Tip: when using ppm for air, enter molecular weight from a reliable chemical reference and keep temperature/pressure consistent with your measurements.

Input quality and unit alignment

Good dose estimates start with consistent units and defensible measurements. Use mg/L for liquids and mg/m³ for air; ppm in air requires molecular weight, temperature, and pressure. The calculator converts ppm to mg/m³ using MW×P/(8.314×T), with T in Kelvin and P in kPa. For dilute water samples, ppm is treated as mg/L. Record the sampling duration, detection limit, and whether values are time-weighted averages. If multiple samples exist, use median and 95th percentile to bracket realistic exposure ranges.

Pathway selection and rate parameters

Match the pathway to the dominant contact route. Oral dosing uses daily intake volume (commonly 1–3 L/day for adults). Inhalation uses breathing rate and exposure time; an occupational screening set often starts near 20 L/min for light work and 8 hr/day. Dermal screening uses skin area (hands+forearms can exceed 2000 cm²), permeability Kp (often 1e-4 to 1e-2 cm/hr), and absorbed fraction ABS (0.1–1.0).

Time weighting and averaging choices

Frequency (EF) and duration (ED) drive accumulated mass: exposure days = EF×ED. With EF = 250 d/yr and ED = 5 yr, exposure days equal 1250. Averaging time (AT) controls dilution of the total mass into a daily dose: non-cancer uses ED×365, while cancer uses 70×365. Custom AT supports acute windows, such as 30 days for short-term incidents.

Benchmarking and screening interpretation

Average Daily Dose (ADD) is reported in mg/kg-day. Hazard Quotient (HQ) is ADD divided by a benchmark (for example, an RfD). HQ below 1 suggests exposure is under the screening level, while HQ above 1 flags refinement or risk-management review. Sensitivity is linear: doubling concentration or intake rate doubles daily absorbed mass and ADD, so prioritize accurate C and IR values.

Documentation, exports, and review readiness

Use the notes box to store source tables, assumptions, and scenario identifiers. Export CSV for audit trails and batch comparisons across chemicals or jobs. Export PDF for stakeholders, including pathway, dose, and key inputs. When results are close to decision thresholds, rerun with high/low bounds for C, IR, and ET to create a quick uncertainty band.

FAQs

Short answers for common exposure-dose questions.

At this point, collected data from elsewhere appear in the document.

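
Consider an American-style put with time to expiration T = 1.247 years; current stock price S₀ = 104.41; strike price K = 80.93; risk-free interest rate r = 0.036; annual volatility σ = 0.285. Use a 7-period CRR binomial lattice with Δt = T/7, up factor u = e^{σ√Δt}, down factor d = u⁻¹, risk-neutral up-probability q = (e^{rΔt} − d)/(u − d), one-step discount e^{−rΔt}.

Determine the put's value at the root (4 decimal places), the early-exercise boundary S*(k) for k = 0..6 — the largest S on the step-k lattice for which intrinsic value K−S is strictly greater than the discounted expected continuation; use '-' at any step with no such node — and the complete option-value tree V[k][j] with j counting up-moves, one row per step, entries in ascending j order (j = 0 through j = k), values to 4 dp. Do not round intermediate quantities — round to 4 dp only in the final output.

Δt=0.17814  u=1.12782  d=0.88666  q=0.49664  discount=0.99361
step 7 (expiry): payoffs max(K−S,0) = 35.9465 23.7116 8.1489 0.0000 0.0000 0.0000 0.0000 0.0000
step 6: (k=6,j=0): S=50.7335, (K−S)⁺=30.1965, hold=29.6792 ⇒ V=30.1965 exercise | (k=6,j=1): S=64.5323, (K−S)⁺=16.3977, hold=15.8803 ⇒ V=16.3977 exercise | (k=6,j=2): S=82.0842, (K−S)⁺=0.0000, hold=4.0756 ⇒ V=4.0756 continue | (k=6,j=3): S=104.4100, (K−S)⁺=0.0000, hold=0.0000 ⇒ V=0.0000 continue | (k=6,j=4): S=132.8081, (K−S)⁺=0.0000, hold=0.0000 ⇒ V=0.0000 continue | (k=6,j=5): S=168.9301, (K−S)⁺=0.0000, hold=0.0000 ⇒ V=0.0000 continue | (k=6,j=6): S=214.8768, (K−S)⁺=0.0000, hold=0.0000 ⇒ V=0.0000 continue  boundary S*=64.5323
step 5: (k=5,j=0): S=57.2184, (K−S)⁺=23.7116, hold=23.1942 ⇒ V=23.7116 exercise | (k=5,j=1): S=72.7811, (K−S)⁺=8.1489, hold=10.2123 ⇒ V=10.2123 continue | (k=5,j=2): S=92.5765, (K−S)⁺=0.0000, hold=2.0384 ⇒ V=2.0384 continue | (k=5,j=3): S=117.7561, (K−S)⁺=0.0000, hold=0.0000 ⇒ V=0.0000 continue | (k=5,j=4): S=149.7841, (K−S)⁺=0.0000, hold=0.0000 ⇒ V=0.0000 continue | (k=5,j=5): S=190.5234, (K−S)⁺=0.0000, hold=0.0000 ⇒ V=0.0000 continue  boundary S*=57.2184
step 4: (k=4,j=0): S=64.5323, (K−S)⁺=16.3977, hold=16.8986 ⇒ V=16.8986 continue | (k=4,j=1): S=82.0842, (K−S)⁺=0.0000, hold=6.1135 ⇒ V=6.1135 continue | (k=4,j=2): S=104.4100, (K−S)⁺=0.0000, hold=1.0195 ⇒ V=1.0195 continue | (k=4,j=3): S=132.8081, (K−S)⁺=0.0000, hold=0.0000 ⇒ V=0.0000 continue | (k=4,j=4): S=168.9301, (K−S)⁺=0.0000, hold=0.0000 ⇒ V=0.0000 continue  boundary S*=-
step 3: (k=3,j=0): S=72.7811, (K−S)⁺=8.1489, hold=11.4684 ⇒ V=11.4684 continue | (k=3,j=1): S=92.5765, (K−S)⁺=0.0000, hold=3.5607 ⇒ V=3.5607 continue | (k=3,j=2): S=117.7561, (K−S)⁺=0.0000, hold=0.5099 ⇒ V=0.5099 continue | (k=3,j=3): S=149.7841, (K−S)⁺=0.0000, hold=0.0000 ⇒ V=0.0000 continue  boundary S*=-
step 2: (k=2,j=0): S=82.0842, (K−S)⁺=0.0000, hold=7.4929 ⇒ V=7.4929 continue | (k=2,j=1): S=104.4100, (K−S)⁺=0.0000, hold=2.0324 ⇒ V=2.0324 continue | (k=2,j=2): S=132.8081, (K−S)⁺=0.0000, hold=0.2550 ⇒ V=0.2550 continue  boundary S*=-
step 1: (k=1,j=0): S=92.5765, (K−S)⁺=0.0000, hold=4.7504 ⇒ V=4.7504 continue | (k=1,j=1): S=117.7561, (K−S)⁺=0.0000, hold=1.1423 ⇒ V=1.1423 continue  boundary S*=-
step 0: (k=0,j=0): S=104.4100, (K−S)⁺=0.0000, hold=2.9396 ⇒ V=2.9396 continue  boundary S*=-

price = 2.9396
boundary = - - - - - 57.2184 64.5323
tree:
2.9396
4.7504 1.1423
7.4929 2.0324 0.2550
11.4684 3.5607 0.5099 0.0000
16.8986 6.1135 1.0195 0.0000 0.0000
23.7116 10.2123 2.0384 0.0000 0.0000 0.0000
30.1965 16.3977 4.0756 0.0000 0.0000 0.0000 0.0000
35.9465 23.7116 8.1489 0.0000 0.0000 0.0000 0.0000 0.0000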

What does Average Daily Dose (ADD) represent?

ADD is the time-averaged dose normalized to body weight. The calculator divides total absorbed mass by body weight and averaging time, returning mg/kg-day for comparing different people, durations, and pathways.

When should I use the cancer averaging time option?

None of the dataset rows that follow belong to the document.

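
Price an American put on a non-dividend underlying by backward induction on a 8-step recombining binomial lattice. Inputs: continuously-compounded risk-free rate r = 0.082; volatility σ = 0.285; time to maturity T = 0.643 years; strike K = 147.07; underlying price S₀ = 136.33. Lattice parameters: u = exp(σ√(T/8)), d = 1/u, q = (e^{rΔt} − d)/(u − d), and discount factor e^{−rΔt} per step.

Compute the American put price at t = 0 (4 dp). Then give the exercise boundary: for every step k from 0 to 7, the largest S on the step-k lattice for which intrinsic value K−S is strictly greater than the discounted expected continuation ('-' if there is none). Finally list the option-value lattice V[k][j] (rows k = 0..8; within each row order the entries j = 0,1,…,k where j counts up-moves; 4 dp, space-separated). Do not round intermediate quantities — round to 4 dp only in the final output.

price = 15.8874
boundary = - - 115.9873 106.9843 115.9873 106.9843 115.9873 125.7480
tree:
15.8874
22.5818 9.9268
31.0827 15.0431 5.3431
40.0857 22.0440 8.7894 2.2385
48.3899 31.0827 14.0035 4.1013 0.5521
56.0496 40.0857 21.4205 7.3536 1.1595 0.0000
63.1146 48.3899 31.0827 12.7981 2.4351 0.0000 0.0000
69.6313 56.0496 40.0857 21.3220 5.1140 0.0000 0.0000 0.0000
75.6422 63.1146 48.3899 31.0827 10.7400 0.0000 0.0000 0.0000 0.0000

Δt=0.08038  u=1.08415  d=0.92238  q=0.52069  discount=0.99343
step 8 (expiry): payoffs max(K−S,0) = 75.6422 63.1146 48.3899 31.0827 10.7400 0.0000 0.0000 0.0000 0.0000
step 7: (k=7,j=0): S=77.4387, (K−S)⁺=69.6313, hold=68.6652 ⇒ V=69.6313 exercise | (k=7,j=1): S=91.0204, (K−S)⁺=56.0496, hold=55.0835 ⇒ V=56.0496 exercise | (k=7,j=2): S=106.9843, (K−S)⁺=40.0857, hold=39.1196 ⇒ V=40.0857 exercise | (k=7,j=3): S=125.7480, (K−S)⁺=21.3220, hold=20.3559 ⇒ V=21.3220 exercise | (k=7,j=4): S=147.8026, (K−S)⁺=0.0000, hold=5.1140 ⇒ V=5.1140 continue | (k=7,j=5): S=173.7253, (K−S)⁺=0.0000, hold=0.0000 ⇒ V=0.0000 continue | (k=7,j=6): S=204.1945, (K−S)⁺=0.0000, hold=0.0000 ⇒ V=0.0000 continue | (k=7,j=7): S=240.0076, (K−S)⁺=0.0000, hold=0.0000 ⇒ V=0.0000 continue  boundary S*=125.7480
step 6: (k=6,j=0): S=83.9554, (K−S)⁺=63.1146, hold=62.1485 ⇒ V=63.1146 exercise | (k=6,j=1): S=98.6801, (K−S)⁺=48.3899, hold=47.4238 ⇒ V=48.3899 exercise | (k=6,j=2): S=115.9873, (K−S)⁺=31.0827, hold=30.1166 ⇒ V=31.0827 exercise | (k=6,j=3): S=136.3300, (K−S)⁺=10.7400, hold=12.7981 ⇒ V=12.7981 continue | (k=6,j=4): S=160.2406, (K−S)⁺=0.0000, hold=2.4351 ⇒ V=2.4351 continue | (k=6,j=5): S=188.3447, (K−S)⁺=0.0000, hold=0.0000 ⇒ V=0.0000 continue | (k=6,j=6): S=221.3780, (K−S)⁺=0.0000, hold=0.0000 ⇒ V=0.0000 continue  boundary S*=115.9873
step 5: (k=5,j=0): S=91.0204, (K−S)⁺=56.0496, hold=55.0835 ⇒ V=56.0496 exercise | (k=5,j=1): S=106.9843, (K−S)⁺=40.0857, hold=39.1196 ⇒ V=40.0857 exercise | (k=5,j=2): S=125.7480, (K−S)⁺=21.3220, hold=21.4205 ⇒ V=21.4205 continue | (k=5,j=3): S=147.8026, (K−S)⁺=0.0000, hold=7.3536 ⇒ V=7.3536 continue | (k=5,j=4): S=173.7253, (K−S)⁺=0.0000, hold=1.1595 ⇒ V=1.1595 continue | (k=5,j=5): S=204.1945, (K−S)⁺=0.0000, hold=0.0000 ⇒ V=0.0000 continue  boundary S*=106.9843
step 4: (k=4,j=0): S=98.6801, (K−S)⁺=48.3899, hold=47.4238 ⇒ V=48.3899 exercise | (k=4,j=1): S=115.9873, (K−S)⁺=31.0827, hold=30.1675 ⇒ V=31.0827 exercise | (k=4,j=2): S=136.3300, (K−S)⁺=10.7400, hold=14.0035 ⇒ V=14.0035 continue | (k=4,j=3): S=160.2406, (K−S)⁺=0.0000, hold=4.1013 ⇒ V=4.1013 continue | (k=4,j=4): S=188.3447, (K−S)⁺=0.0000, hold=0.5521 ⇒ V=0.5521 continue  boundary S*=115.9873
step 3: (k=3,j=0): S=106.9843, (K−S)⁺=40.0857, hold=39.1196 ⇒ V=40.0857 exercise | (k=3,j=1): S=125.7480, (K−S)⁺=21.3220, hold=22.0440 ⇒ V=22.0440 continue | (k=3,j=2): S=147.8026, (K−S)⁺=0.0000, hold=8.7894 ⇒ V=8.7894 continue | (k=3,j=3): S=173.7253, (K−S)⁺=0.0000, hold=2.2385 ⇒ V=2.2385 continue  boundary S*=106.9843
step 2: (k=2,j=0): S=115.9873, (K−S)⁺=31.0827, hold=30.4900 ⇒ V=31.0827 exercise | (k=2,j=1): S=136.3300, (K−S)⁺=10.7400, hold=15.0431 ⇒ V=15.0431 continue | (k=2,j=2): S=160.2406, (K−S)⁺=0.0000, hold=5.3431 ⇒ V=5.3431 continue  boundary S*=115.9873
step 1: (k=1,j=0): S=125.7480, (K−S)⁺=21.3220, hold=22.5818 ⇒ V=22.5818 continue | (k=1,j=1): S=147.8026, (K−S)⁺=0.0000, hold=9.9268 ⇒ V=9.9268 continue  boundary S*=-
step 0: (k=0,j=0): S=136.3300, (K−S)⁺=10.7400, hold=15.8874 ⇒ V=15.8874 continue  boundary S*=-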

Use cancer averaging when assessing lifetime-averaged exposure for carcinogenic risk screening. It sets averaging time to 70 years, which lowers short-duration doses compared with non-cancer averaging and supports consistent cross-study comparisons.

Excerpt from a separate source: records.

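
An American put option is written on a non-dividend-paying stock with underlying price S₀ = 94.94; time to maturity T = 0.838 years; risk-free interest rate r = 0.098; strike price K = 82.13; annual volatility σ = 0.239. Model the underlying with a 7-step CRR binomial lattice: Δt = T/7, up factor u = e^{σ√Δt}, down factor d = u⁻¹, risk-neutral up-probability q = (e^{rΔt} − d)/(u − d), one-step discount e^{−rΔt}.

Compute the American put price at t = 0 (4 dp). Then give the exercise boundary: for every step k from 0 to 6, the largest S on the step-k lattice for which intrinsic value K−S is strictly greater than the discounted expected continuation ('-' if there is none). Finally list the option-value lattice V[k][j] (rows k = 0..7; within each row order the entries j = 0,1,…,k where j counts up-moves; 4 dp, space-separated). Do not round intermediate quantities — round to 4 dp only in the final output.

price = 1.6427
boundary = - - - - 68.2018 62.7889 68.2018
tree:
1.6427
2.9399 0.6192
5.1199 1.2238 0.1391
8.6217 2.3716 0.3132 0.0000
13.9282 4.4756 0.7052 0.0000 0.0000
19.3411 8.1315 1.5877 0.0000 0.0000 0.0000
24.3245 13.9282 3.5747 0.0000 0.0000 0.0000 0.0000
28.9123 19.3411 8.0486 0.0000 0.0000 0.0000 0.0000 0.0000

params: Δt=0.11971 u=1.08621 d=0.92063 q=0.55061 e^(-rΔt)=0.98834
t_7 payoffs: 28.9123 19.3411 8.0486 0.0000 0.0000 0.0000 0.0000 0.0000
t_6: node(6,0) S=57.8055 payoff=24.3245 vs cont=23.3665 → 24.3245 [stop]  node(6,1) S=68.2018 payoff=13.9282 vs cont=12.9702 → 13.9282 [stop]  node(6,2) S=80.4679 payoff=1.6621 vs cont=3.5747 → 3.5747 [wait]  node(6,3) S=94.9400 payoff=0.0000 vs cont=0.0000 → 0.0000 [wait]  node(6,4) S=112.0149 payoff=0.0000 vs cont=0.0000 → 0.0000 [wait]  node(6,5) S=132.1607 payoff=0.0000 vs cont=0.0000 → 0.0000 [wait]  node(6,6) S=155.9297 payoff=0.0000 vs cont=0.0000 → 0.0000 [wait]  ⇒ S*(6)=68.2018
t_5: node(5,0) S=62.7889 payoff=19.3411 vs cont=18.3832 → 19.3411 [stop]  node(5,1) S=74.0814 payoff=8.0486 vs cont=8.1315 → 8.1315 [wait]  node(5,2) S=87.4049 payoff=0.0000 vs cont=1.5877 → 1.5877 [wait]  node(5,3) S=103.1247 payoff=0.0000 vs cont=0.0000 → 0.0000 [wait]  node(5,4) S=121.6716 payoff=0.0000 vs cont=0.0000 → 0.0000 [wait]  node(5,5) S=143.5541 payoff=0.0000 vs cont=0.0000 → 0.0000 [wait]  ⇒ S*(5)=62.7889
t_4: node(4,0) S=68.2018 payoff=13.9282 vs cont=13.0154 → 13.9282 [stop]  node(4,1) S=80.4679 payoff=1.6621 vs cont=4.4756 → 4.4756 [wait]  node(4,2) S=94.9400 payoff=0.0000 vs cont=0.7052 → 0.7052 [wait]  node(4,3) S=112.0149 payoff=0.0000 vs cont=0.0000 → 0.0000 [wait]  node(4,4) S=132.1607 payoff=0.0000 vs cont=0.0000 → 0.0000 [wait]  ⇒ S*(4)=68.2018
t_3: node(3,0) S=74.0814 payoff=8.0486 vs cont=8.6217 → 8.6217 [wait]  node(3,1) S=87.4049 payoff=0.0000 vs cont=2.3716 → 2.3716 [wait]  node(3,2) S=103.1247 payoff=0.0000 vs cont=0.3132 → 0.3132 [wait]  node(3,3) S=121.6716 payoff=0.0000 vs cont=0.0000 → 0.0000 [wait]  ⇒ S*(3)=-
t_2: node(2,0) S=80.4679 payoff=1.6621 vs cont=5.1199 → 5.1199 [wait]  node(2,1) S=94.9400 payoff=0.0000 vs cont=1.2238 → 1.2238 [wait]  node(2,2) S=112.0149 payoff=0.0000 vs cont=0.1391 → 0.1391 [wait]  ⇒ S*(2)=-
t_1: node(1,0) S=87.4049 payoff=0.0000 vs cont=2.9399 → 2.9399 [wait]  node(1,1) S=103.1247 payoff=0.0000 vs cont=0.6192 → 0.6192 [wait]  ⇒ S*(1)=-
t_0: node(0,0) S=94.9400 payoff=0.0000 vs cont=1.6427 → 1.6427 [wait]  ⇒ S*(0)=-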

Why does ppm in air require molecular weight?

PPM is a volume ratio, not a mass concentration. Molecular weight, temperature, and pressure are needed to convert ppm to mg/m³ so inhaled mass can be calculated correctly from breathing rate and exposure time.

Is the dermal calculation suitable for detailed assessments?

It is a screening approach for liquid contact using permeability, exposed area, contact time, and an absorbed fraction. For soils, mixtures, or damaged skin, use method-specific dermal uptake models and chemical-specific parameters.

How do I interpret Hazard Quotient (HQ)?

HQ equals dose divided by your benchmark value. HQ below 1 suggests exposure is under the screening level. HQ above 1 indicates a potential concern and usually triggers refinement, better data, or risk-management review.

What should I include in the notes for auditability?

Record sample sources, unit conversions, scenario description, and why each parameter was chosen. Notes appear in exports, helping reviewers reproduce the calculation and understand whether values represent worst-case, typical, or measured conditions.